Juno sits atop an Atlas rocket, awaiting launch. (NASA Photo)

There’s a little bit of Iowa on board the spacecraft that’s scheduled to launch this morning from Florida’s Cape Canaveral, bound for the planet Jupiter. (The launch window opens at 10:34 AM/Central.)

In Roman mythology, Juno was the wife of the god Jupiter — and Juno’s the name of the four-ton craft that’ll carry nine experiments 390-million miles to our solar system’s largest planet.

University of Iowa physics professor Don Gurnett helped design and build one of the experiments, an instrument called Juno Waves. It will test plasma and radio waves emanating from Jupiter’s magnetosphere.

Gurnett says, “The objective of the mission really is to study the interior of Jupiter and the radio emissions have a lot to do with the magnetic field structure, which tells us things about the interior.”

It will take Juno five years to reach Jupiter — Gurnett says it’s due there July 5th of 2016. Instead of circling the equator, Juno will be the first spacecraft to go into a polar orbit around Jupiter.
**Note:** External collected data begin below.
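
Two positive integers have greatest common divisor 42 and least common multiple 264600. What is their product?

For any two positive integers, gcd × lcm = product = 42 × 264600 = 11113200.

11113200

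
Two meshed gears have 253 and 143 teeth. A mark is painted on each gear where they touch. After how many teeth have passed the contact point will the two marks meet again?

They coincide at every common multiple of the periods; the first is the LCM.
253 = 11 × 23
143 = 11 × 13
LCM(253, 143) = 11 × 13 × 23 = 3289.

3289 teeth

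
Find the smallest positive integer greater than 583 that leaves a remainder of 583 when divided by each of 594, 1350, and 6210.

N − 583 must be a common multiple of 594, 1350, and 6210.
594 = 2 × 3^3 × 11
1350 = 2 × 3^3 × 5^2
6210 = 2 × 3^3 × 5 × 23
LCM(594, 1350, 6210) = 2 × 3^3 × 5^2 × 11 × 23 = 341550.
Smallest N > 583 is LCM + 583 = 341550 + 583 = 342133.

342133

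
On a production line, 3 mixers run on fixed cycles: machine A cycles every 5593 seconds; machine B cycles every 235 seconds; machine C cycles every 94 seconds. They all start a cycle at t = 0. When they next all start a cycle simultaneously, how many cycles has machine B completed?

238 cycles

All finish a whole number of cycles simultaneously at t = LCM of the periods.
5593 = 7 × 17 × 47
235 = 5 × 47
94 = 2 × 47
LCM(5593, 235, 94) = 2 × 5 × 7 × 17 × 47 = 55930.
Cycles for period 235: 55930 / 235 = 238.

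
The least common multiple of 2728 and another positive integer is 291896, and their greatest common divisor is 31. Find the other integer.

3317

gcd × lcm = product of the two integers, so the other integer is (31 × 291896) / 2728 = 3317.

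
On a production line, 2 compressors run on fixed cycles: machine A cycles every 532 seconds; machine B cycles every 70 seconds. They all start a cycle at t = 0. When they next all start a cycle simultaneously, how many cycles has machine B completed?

38 cycles

They are all back at their starting positions together after one LCM of the periods.
532 = 2^2 × 7 × 19
70 = 2 × 5 × 7
LCM(532, 70) = 2^2 × 5 × 7 × 19 = 2660.
Cycles for period 70: 2660 / 70 = 38.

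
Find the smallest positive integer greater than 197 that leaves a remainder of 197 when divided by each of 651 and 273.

N − 197 must be a common multiple of 651 and 273.
651 = 3 × 7 × 31
273 = 3 × 7 × 13
LCM(651, 273) = 3 × 7 × 13 × 31 = 8463.
Smallest N > 197 is LCM + 197 = 8463 + 197 = 8660.

8660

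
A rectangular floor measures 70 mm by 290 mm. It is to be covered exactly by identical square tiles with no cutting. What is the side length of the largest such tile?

10 mm

The tile side must divide both 70 and 290, so the largest is their gcd.
70 = 2 × 5 × 7
290 = 2 × 5 × 29
gcd(70, 290) = 2 × 5 = 10.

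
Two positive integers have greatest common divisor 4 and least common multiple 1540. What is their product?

6160

For any two positive integers, gcd × lcm = product = 4 × 1540 = 6160.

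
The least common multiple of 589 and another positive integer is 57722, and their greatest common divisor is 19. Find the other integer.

gcd × lcm = product of the two integers, so the other integer is (19 × 57722) / 589 = 1862.

1862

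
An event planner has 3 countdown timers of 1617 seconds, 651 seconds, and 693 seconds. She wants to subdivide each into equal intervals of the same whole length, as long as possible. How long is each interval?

21 seconds

The interval must divide each timer length; the longest such is the gcd.
1617 = 3 × 7^2 × 11
651 = 3 × 7 × 31
693 = 3^2 × 7 × 11
gcd(1617, 651, 693) = 3 × 7 = 21.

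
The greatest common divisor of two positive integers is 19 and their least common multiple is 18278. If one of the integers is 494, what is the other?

703

For two integers, gcd × lcm = product, so the other is (19 × 18278) / 494 = 347282 / 494 = 703.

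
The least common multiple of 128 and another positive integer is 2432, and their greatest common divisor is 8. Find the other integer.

gcd × lcm = product of the two integers, so the other integer is (8 × 2432) / 128 = 152.

152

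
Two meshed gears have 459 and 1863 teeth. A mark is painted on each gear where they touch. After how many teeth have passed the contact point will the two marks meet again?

31671 teeth

The first simultaneous occurrence is after LCM of the individual periods.
459 = 3^3 × 17
1863 = 3^4 × 23
LCM(459, 1863) = 3^4 × 17 × 23 = 31671.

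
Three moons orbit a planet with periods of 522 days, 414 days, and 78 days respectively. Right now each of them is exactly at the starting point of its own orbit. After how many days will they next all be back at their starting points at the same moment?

156078 days

They coincide at every common multiple of the periods; the first is the LCM.
522 = 2 × 3^2 × 29
414 = 2 × 3^2 × 23
78 = 2 × 3 × 13
LCM(522, 414, 78) = 2 × 3^2 × 13 × 23 × 29 = 156078.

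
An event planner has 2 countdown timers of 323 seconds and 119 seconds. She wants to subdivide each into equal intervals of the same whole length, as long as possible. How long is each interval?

17 seconds

By the Euclidean algorithm:
323 = 2 × 119 + 85
119 = 1 × 85 + 34
85 = 2 × 34 + 17
34 = 2 × 17 + 0
gcd(323, 119) = 17.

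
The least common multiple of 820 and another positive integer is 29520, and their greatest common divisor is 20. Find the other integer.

gcd × lcm = product of the two integers, so the other integer is (20 × 29520) / 820 = 720.

720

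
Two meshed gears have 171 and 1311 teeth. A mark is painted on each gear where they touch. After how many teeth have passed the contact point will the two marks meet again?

The first simultaneous occurrence is after LCM of the individual periods.
171 = 3^2 × 19
1311 = 3 × 19 × 23
LCM(171, 1311) = 3^2 × 19 × 23 = 3933.

3933 teeth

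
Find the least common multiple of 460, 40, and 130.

11960

460 = 2^2 × 5 × 23
40 = 2^3 × 5
130 = 2 × 5 × 13
LCM(460, 40, 130) = 2^3 × 5 × 13 × 23 = 11960.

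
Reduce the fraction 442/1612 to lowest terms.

442 = 2 × 13 × 17
1612 = 2^2 × 13 × 31
gcd(442, 1612) = 2 × 13 = 26.
Divide numerator and denominator by 26: 442/1612 = 17/62.

17/62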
It will make 33 orbits over a year’s time before descending into the planet’s hostile atmosphere, beaming back a host of readings as it falls.

While five years may seem like a very long time to wait to see if their hard work will pay off, Gurnett says he and his team are patient.

“We’ve been used to that,” Gurnett says. “We’ve had a lot of missions that go out to these planets, like the Cassini spacecraft went to Saturn and took seven years to get there. We’re getting data back from Cassini right now, for example, so we’ve got other things to work on while we’re waiting for the spacecraft to get there.”

Juno is depicted approaching its target, Jupiter (NASA photo-illustration)

Jupiter is the fifth planet from our sun and it’s, by far, the largest. Gurnett says if it had been a little larger, Jupiter would have been a star and our solar system would have had two suns.

The planet, known as a gas giant, is covered in thick clouds which he says have always enshrouded Jupiter in mystery.

“For example, the deep interior is believed to be liquid metallic hydrogen which, it’s such a high pressure in the interior, you can’t even make that on the Earth,” Gurnett says. “There are a lot of unknown aspects about Jupiter that we hope to study.”

Juno Waves will be the seventh U-of-I instrument to fly to Jupiter, following previous devices carried aboard Galileo, Pioneers 10 and 11, Voyagers 1 and 2, and Cassini, which is still in orbit around Saturn.

Gurnett is one of the U-of-I’s foremost space researchers and is among the world’s top experts in the field of space plasma physics. The 71-year-old says he has no plans to retire and he intends to still be in his Iowa City office in the summer of 2016, waiting for Juno to phone home.